Which Cuda player, aside from Meier, Labanc and Sorensen, would you expect to be a dark horse and could make the big team out of camp? (olin @sleepymofo)

Keep in mind that the sixth and defensemen spots are open, too. I would presume that Dylan DeMelo is the frontrunner to replace David Schlemko, but Tim Heed and Joakim Ryan are coming off of strong seasons in the AHL. Perhaps one of them overtakes DeMelo in training camp.

As for other forwards than those you mentioned, Goodrow could end challenging for a spot on the fourth line. I get plenty of questions about Danny O’Regan, too, and perhaps he makes a push. The issue with O’Regan is that although he’s a skilled player in the minors, he’s probably not quite skilled enough to make up for his small frame at the NHL level. I view him more as a fill-in guy.

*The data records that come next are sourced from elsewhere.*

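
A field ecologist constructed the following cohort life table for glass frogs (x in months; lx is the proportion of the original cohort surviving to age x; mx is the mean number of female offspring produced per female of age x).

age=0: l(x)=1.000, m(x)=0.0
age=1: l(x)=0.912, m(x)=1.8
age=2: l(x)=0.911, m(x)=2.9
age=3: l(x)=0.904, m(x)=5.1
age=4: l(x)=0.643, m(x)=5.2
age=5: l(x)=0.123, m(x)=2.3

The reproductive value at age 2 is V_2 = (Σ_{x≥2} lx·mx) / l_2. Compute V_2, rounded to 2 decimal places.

11.94

lx·mx for x ≥ 2: 2.6419, 4.6104, 3.3436, 0.2829 → sum = 10.8788
V_2 = 10.8788 / l_2 = 10.8788 / 0.911 = 11.941603… → 11.94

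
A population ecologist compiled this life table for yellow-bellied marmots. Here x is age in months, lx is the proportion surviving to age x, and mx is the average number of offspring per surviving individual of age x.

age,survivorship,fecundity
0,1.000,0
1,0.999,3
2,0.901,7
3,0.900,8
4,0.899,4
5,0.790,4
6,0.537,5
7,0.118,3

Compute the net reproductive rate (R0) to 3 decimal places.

26.299

lx·mx by age: 0, 2.997, 6.307, 7.2, 3.596, 3.16, 2.685, 0.354
R0 = Σ lx·mx = 26.299 → 26.299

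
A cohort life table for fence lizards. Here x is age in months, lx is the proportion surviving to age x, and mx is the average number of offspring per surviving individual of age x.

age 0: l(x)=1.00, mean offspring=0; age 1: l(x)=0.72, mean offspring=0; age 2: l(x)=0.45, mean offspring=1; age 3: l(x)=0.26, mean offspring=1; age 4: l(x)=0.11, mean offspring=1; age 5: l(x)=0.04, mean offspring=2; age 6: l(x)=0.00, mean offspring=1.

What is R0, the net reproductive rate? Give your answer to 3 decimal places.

lx·mx by age: 0, 0, 0.45, 0.26, 0.11, 0.08, 0
R0 = Σ lx·mx = 0.9 → 0.900

0.900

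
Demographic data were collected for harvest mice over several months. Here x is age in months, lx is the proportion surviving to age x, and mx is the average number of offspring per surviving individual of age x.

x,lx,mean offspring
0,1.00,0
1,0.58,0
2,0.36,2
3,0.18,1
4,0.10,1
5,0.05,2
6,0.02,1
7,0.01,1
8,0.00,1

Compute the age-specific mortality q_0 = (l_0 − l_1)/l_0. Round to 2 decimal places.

q_0 = (l_0 − l_1) / l_0 = (1 − 0.58) / 1
     = 0.42 / 1 = 0.42 → 0.42

0.42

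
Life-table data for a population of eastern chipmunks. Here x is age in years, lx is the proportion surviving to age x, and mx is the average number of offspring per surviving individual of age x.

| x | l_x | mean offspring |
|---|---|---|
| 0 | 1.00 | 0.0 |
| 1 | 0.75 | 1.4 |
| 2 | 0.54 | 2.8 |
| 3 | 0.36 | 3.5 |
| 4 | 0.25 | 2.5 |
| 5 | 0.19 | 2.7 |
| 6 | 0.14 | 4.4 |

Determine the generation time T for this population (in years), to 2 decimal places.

lx·mx: 0, 1.05, 1.512, 1.26, 0.625, 0.513, 0.616 → R0 = 5.576
x·lx·mx: 0, 1.05, 3.024, 3.78, 2.5, 2.565, 3.696 → Σ = 16.615
T = 16.615 / 5.576 = 2.979735… → 2.98

2.98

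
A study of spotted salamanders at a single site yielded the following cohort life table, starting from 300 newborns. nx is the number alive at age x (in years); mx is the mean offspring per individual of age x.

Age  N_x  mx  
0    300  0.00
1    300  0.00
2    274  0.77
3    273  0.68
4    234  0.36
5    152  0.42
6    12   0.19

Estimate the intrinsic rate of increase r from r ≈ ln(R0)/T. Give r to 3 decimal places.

lx = nx/n0 = nx/300: 1, 1, 0.91333…, 0.91, 0.78, 0.50667…, 0.04
R0 = Σ lx·mx = 0 + 0 + 0.70327… + 0.6188 + 0.2808 + 0.2128… + 0.0076 = 1.823267…
Σ x·lx·mx = 5.495733…; T = 5.495733…/1.823267… = 3.01422…
r ≈ ln(R0)/T = ln(1.823267…)/3.01422… = 0.19927… → 0.199

0.199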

Any word on [Barclay] Goodrow and [Marcus] Sorenson? I'm assuming they didn't sign their QO's? (DaveBPilot‏ @DaveBPilot)

Yes, that’s safe to assume, since the deadline was Saturday. They remain RFAs, and negotiations will surely continue.

Still, it’s worth mentioning what happened last year with Matt Nieto. The forward didn’t sign his qualifying offer, as he was pushing for a multi-year deal, and ended up signing for one year for less than he would have made had he accepted the original offer. He was waived and claimed by Colorado.